In September 2011, Gallup surveyed 1,004 American adults and asked them whether they blamed Barack Obama a great deal, a moderate amount, not much, or not at all for U.S. economic problems. The results showed that 53% of respondents blamed Barack Obama a great deal or a moderate amount. Calculate the 99% confidence interval for the proportion of all American adults who blame Barack Obama a great deal or a moderate amount for U.S. economic problems.

Answer 1

Answer:

The 99% confidence interval for the proportion of all American adults who blame Barack Obama a great deal or a moderate amount for U.S. economic problems is (0.4894, 0.5706)..

Step-by-step explanation:

In a sample with a number n of people surveyed with a probability of a success of $\pi$, and a confidence level of $1-\alpha$, we have the following confidence interval of proportions.

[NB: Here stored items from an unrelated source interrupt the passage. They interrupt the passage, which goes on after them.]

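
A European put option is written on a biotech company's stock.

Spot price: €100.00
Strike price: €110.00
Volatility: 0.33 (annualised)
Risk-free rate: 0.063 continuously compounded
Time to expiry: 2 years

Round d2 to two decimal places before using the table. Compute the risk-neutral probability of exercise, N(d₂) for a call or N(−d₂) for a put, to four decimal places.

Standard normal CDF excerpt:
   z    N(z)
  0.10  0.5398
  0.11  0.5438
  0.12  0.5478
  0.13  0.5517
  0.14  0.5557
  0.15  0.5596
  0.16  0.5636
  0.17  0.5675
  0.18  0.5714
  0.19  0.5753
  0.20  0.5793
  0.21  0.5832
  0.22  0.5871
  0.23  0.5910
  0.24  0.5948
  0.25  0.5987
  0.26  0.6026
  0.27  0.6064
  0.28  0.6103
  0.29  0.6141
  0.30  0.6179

σ√T = 0.33 × 1.4142 = 0.4667
d₁ = [ln(100/110) + (0.063 + 0.33²/2)·2] / 0.4667 = [-0.0953 + 0.2349] / 0.4667 = 0.2991 ⇒ 0.30
d₂ = d₁ − σ√T = 0.2991 − 0.4667 = -0.1676 ⇒ -0.17
Pr(exercise) under Q = N(−d₂) = N(0.17) = 0.5675

0.5675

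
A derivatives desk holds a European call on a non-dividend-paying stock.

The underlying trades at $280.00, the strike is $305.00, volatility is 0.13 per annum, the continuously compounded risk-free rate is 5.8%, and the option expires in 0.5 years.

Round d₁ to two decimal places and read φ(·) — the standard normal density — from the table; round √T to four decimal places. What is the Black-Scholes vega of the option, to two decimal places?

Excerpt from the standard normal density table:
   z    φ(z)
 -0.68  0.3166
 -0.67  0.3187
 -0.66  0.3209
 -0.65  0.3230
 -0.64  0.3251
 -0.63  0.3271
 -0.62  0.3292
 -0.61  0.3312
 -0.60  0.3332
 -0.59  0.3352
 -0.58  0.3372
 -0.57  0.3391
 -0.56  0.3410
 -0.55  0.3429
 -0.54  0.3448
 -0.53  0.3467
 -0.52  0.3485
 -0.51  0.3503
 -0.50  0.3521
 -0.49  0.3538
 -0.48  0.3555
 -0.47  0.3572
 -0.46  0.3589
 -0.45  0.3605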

$\pi \pm z\sqrt{\frac{\pi(1-\pi)}{n}}$

In which

z is the zscore that has a pvalue of $1 - \frac{\alpha}{2}$.

For this problem, we have that:

$n = 1004, \pi = 0.53$

99% confidence level

So $\alpha = 0.01$, z is the value of Z that has a pvalue of $1 - \frac{0.01}{2} = 0.995$, so $Z = 2.575$.

The lower limit of this interval is:

$\pi - z\sqrt{\frac{\pi(1-\pi)}{n}} = 0.53 - 2.575\sqrt{\frac{0.53*0.47}{1004}} = 0.4894$

The upper limit of this interval is:

$\pi + z\sqrt{\frac{\pi(1-\pi)}{n}} = 0.53 - 2.575\sqrt{\frac{0.53*0.47}{1004}} = 0.5706$

The 99% confidence interval for the proportion of all American adults who blame Barack Obama a great deal or a moderate amount for U.S. economic problems is (0.4894, 0.5706)..